I send you warmest personal greetings. I record also my personal sense of deep sorrow and regret at the events of the past which are being remembered today. I know that these events are constant memories for you all and in many cases also for your loved ones. I am grateful for this opportunity to speak on behalf of The Salvation Army to men and women who were children in the care of The Salvation Army in years past. I want to thank Jim Luthy for the courage to write to me and initiate the idea that has culminated in this gathering. I acknowledge the support of CLAN (Care Leavers Australia Network) in working toward this day. The territorial leaders of The Salvation Army in Australia: Commissioner Linda Bond and Commissioner Raymond Finger are also here to show their support on this significant occasion.
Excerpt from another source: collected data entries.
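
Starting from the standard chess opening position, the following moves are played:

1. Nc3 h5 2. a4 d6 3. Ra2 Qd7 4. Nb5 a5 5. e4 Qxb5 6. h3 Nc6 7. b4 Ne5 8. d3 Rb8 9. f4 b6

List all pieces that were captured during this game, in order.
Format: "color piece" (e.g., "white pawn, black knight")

Tracking captures:
  Qxb5: captured white knight

white knight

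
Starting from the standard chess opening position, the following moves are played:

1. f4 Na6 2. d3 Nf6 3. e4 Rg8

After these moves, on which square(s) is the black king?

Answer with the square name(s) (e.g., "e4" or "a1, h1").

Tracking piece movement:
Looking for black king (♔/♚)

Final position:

  a b c d e f g h
  ─────────────────
8│♜ · ♝ ♛ ♚ ♝ ♜ ·│8
7│♟ ♟ ♟ ♟ ♟ ♟ ♟ ♟│7
6│♞ · · · · ♞ · ·│6
5│· · · · · · · ·│5
4│· · · · ♙ ♙ · ·│4
3│· · · ♙ · · · ·│3
2│♙ ♙ ♙ · · · ♙ ♙│2
1│♖ ♘ ♗ ♕ ♔ ♗ ♘ ♖│1
  ─────────────────
  a b c d e f g h


e8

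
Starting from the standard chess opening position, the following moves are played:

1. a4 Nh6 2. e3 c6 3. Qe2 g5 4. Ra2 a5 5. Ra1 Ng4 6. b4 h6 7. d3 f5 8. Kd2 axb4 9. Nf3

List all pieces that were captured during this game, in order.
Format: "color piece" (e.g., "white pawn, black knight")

Tracking captures:
  axb4: captured white pawn

white pawn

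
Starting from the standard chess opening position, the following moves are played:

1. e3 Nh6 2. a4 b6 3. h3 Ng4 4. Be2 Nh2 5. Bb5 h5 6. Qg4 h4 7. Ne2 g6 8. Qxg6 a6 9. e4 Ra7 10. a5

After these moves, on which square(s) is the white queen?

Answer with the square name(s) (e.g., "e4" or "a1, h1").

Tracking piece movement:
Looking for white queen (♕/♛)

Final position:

  a b c d e f g h
  ─────────────────
8│· ♞ ♝ ♛ ♚ ♝ · ♜│8
7│♜ · ♟ ♟ ♟ ♟ · ·│7
6│♟ ♟ · · · · ♕ ·│6
5│♙ ♗ · · · · · ·│5
4│· · · · ♙ · · ♟│4
3│· · · · · · · ♙│3
2│· ♙ ♙ ♙ ♘ ♙ ♙ ♞│2
1│♖ ♘ ♗ · ♔ · · ♖│1
  ─────────────────
  a b c d e f g h


g6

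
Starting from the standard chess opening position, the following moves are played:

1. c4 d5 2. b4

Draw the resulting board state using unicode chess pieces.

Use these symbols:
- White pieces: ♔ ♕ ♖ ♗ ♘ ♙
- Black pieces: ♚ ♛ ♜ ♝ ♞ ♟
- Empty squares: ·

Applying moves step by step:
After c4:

♜ ♞ ♝ ♛ ♚ ♝ ♞ ♜
♟ ♟ ♟ ♟ ♟ ♟ ♟ ♟
· · · · · · · ·
· · · · · · · ·
· · ♙ · · · · ·
· · · · · · · ·
♙ ♙ · ♙ ♙ ♙ ♙ ♙
♖ ♘ ♗ ♕ ♔ ♗ ♘ ♖


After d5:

♜ ♞ ♝ ♛ ♚ ♝ ♞ ♜
♟ ♟ ♟ · ♟ ♟ ♟ ♟
· · · · · · · ·
· · · ♟ · · · ·
· · ♙ · · · · ·
· · · · · · · ·
♙ ♙ · ♙ ♙ ♙ ♙ ♙
♖ ♘ ♗ ♕ ♔ ♗ ♘ ♖


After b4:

♜ ♞ ♝ ♛ ♚ ♝ ♞ ♜
♟ ♟ ♟ · ♟ ♟ ♟ ♟
· · · · · · · ·
· · · ♟ · · · ·
· ♙ ♙ · · · · ·
· · · · · · · ·
♙ · · ♙ ♙ ♙ ♙ ♙
♖ ♘ ♗ ♕ ♔ ♗ ♘ ♖



  a b c d e f g h
  ─────────────────
8│♜ ♞ ♝ ♛ ♚ ♝ ♞ ♜│8
7│♟ ♟ ♟ · ♟ ♟ ♟ ♟│7
6│· · · · · · · ·│6
5│· · · ♟ · · · ·│5
4│· ♙ ♙ · · · · ·│4
3│· · · · · · · ·│3
2│♙ · · ♙ ♙ ♙ ♙ ♙│2
1│♖ ♘ ♗ ♕ ♔ ♗ ♘ ♖│1
  ─────────────────
  a b c d e f g h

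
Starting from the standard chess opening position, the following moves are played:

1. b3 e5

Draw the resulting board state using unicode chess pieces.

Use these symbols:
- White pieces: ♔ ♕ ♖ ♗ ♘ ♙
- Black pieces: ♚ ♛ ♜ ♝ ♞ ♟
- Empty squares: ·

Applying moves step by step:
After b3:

♜ ♞ ♝ ♛ ♚ ♝ ♞ ♜
♟ ♟ ♟ ♟ ♟ ♟ ♟ ♟
· · · · · · · ·
· · · · · · · ·
· · · · · · · ·
· ♙ · · · · · ·
♙ · ♙ ♙ ♙ ♙ ♙ ♙
♖ ♘ ♗ ♕ ♔ ♗ ♘ ♖


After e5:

♜ ♞ ♝ ♛ ♚ ♝ ♞ ♜
♟ ♟ ♟ ♟ · ♟ ♟ ♟
· · · · · · · ·
· · · · ♟ · · ·
· · · · · · · ·
· ♙ · · · · · ·
♙ · ♙ ♙ ♙ ♙ ♙ ♙
♖ ♘ ♗ ♕ ♔ ♗ ♘ ♖



  a b c d e f g h
  ─────────────────
8│♜ ♞ ♝ ♛ ♚ ♝ ♞ ♜│8
7│♟ ♟ ♟ ♟ · ♟ ♟ ♟│7
6│· · · · · · · ·│6
5│· · · · ♟ · · ·│5
4│· · · · · · · ·│4
3│· ♙ · · · · · ·│3
2│♙ · ♙ ♙ ♙ ♙ ♙ ♙│2
1│♖ ♘ ♗ ♕ ♔ ♗ ♘ ♖│1
  ─────────────────
  a b c d e f g h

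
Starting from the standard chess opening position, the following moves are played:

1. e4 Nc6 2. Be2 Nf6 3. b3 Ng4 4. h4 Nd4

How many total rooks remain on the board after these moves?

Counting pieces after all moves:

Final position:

  a b c d e f g h
  ─────────────────
8│♜ · ♝ ♛ ♚ ♝ · ♜│8
7│♟ ♟ ♟ ♟ ♟ ♟ ♟ ♟│7
6│· · · · · · · ·│6
5│· · · · · · · ·│5
4│· · · ♞ ♙ · ♞ ♙│4
3│· ♙ · · · · · ·│3
2│♙ · ♙ ♙ ♗ ♙ ♙ ·│2
1│♖ ♘ ♗ ♕ ♔ · ♘ ♖│1
  ─────────────────
  a b c d e f g h


4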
Between 1894 and the early 1990’s, The Salvation Army operated children's homes throughout Australia. During those years, over 30 thousand children were cared for in over 55 Salvation Army homes staffed by more than 3,000 Officers and employees. Some children were only infants, many were young teenagers. Some were with us briefly, others for their whole childhood. There were many and varied circumstances that led to these children being placed in our care.
To our great regret, some of these children did not benefit from their experience and were not well cared for by our staff. We acknowledge that at certain times in our history, the atmosphere in some homes was rigid, harsh, and authoritarian. Many children did not experience the gentleness of love that they needed. Some children suffered abuse and deprivation. As a result their stories are full of hurt, rejection, discouragement and a failure to realise potential.
As the International Leader of The Salvation Army, I express to all Australian care leavers, our deepest sorrow for these failures and hurts. The Salvation Army offers you our heartfelt apology. To you all, we say 'Sorry.'
That greater love was not given when you were so vulnerable - we are sorry.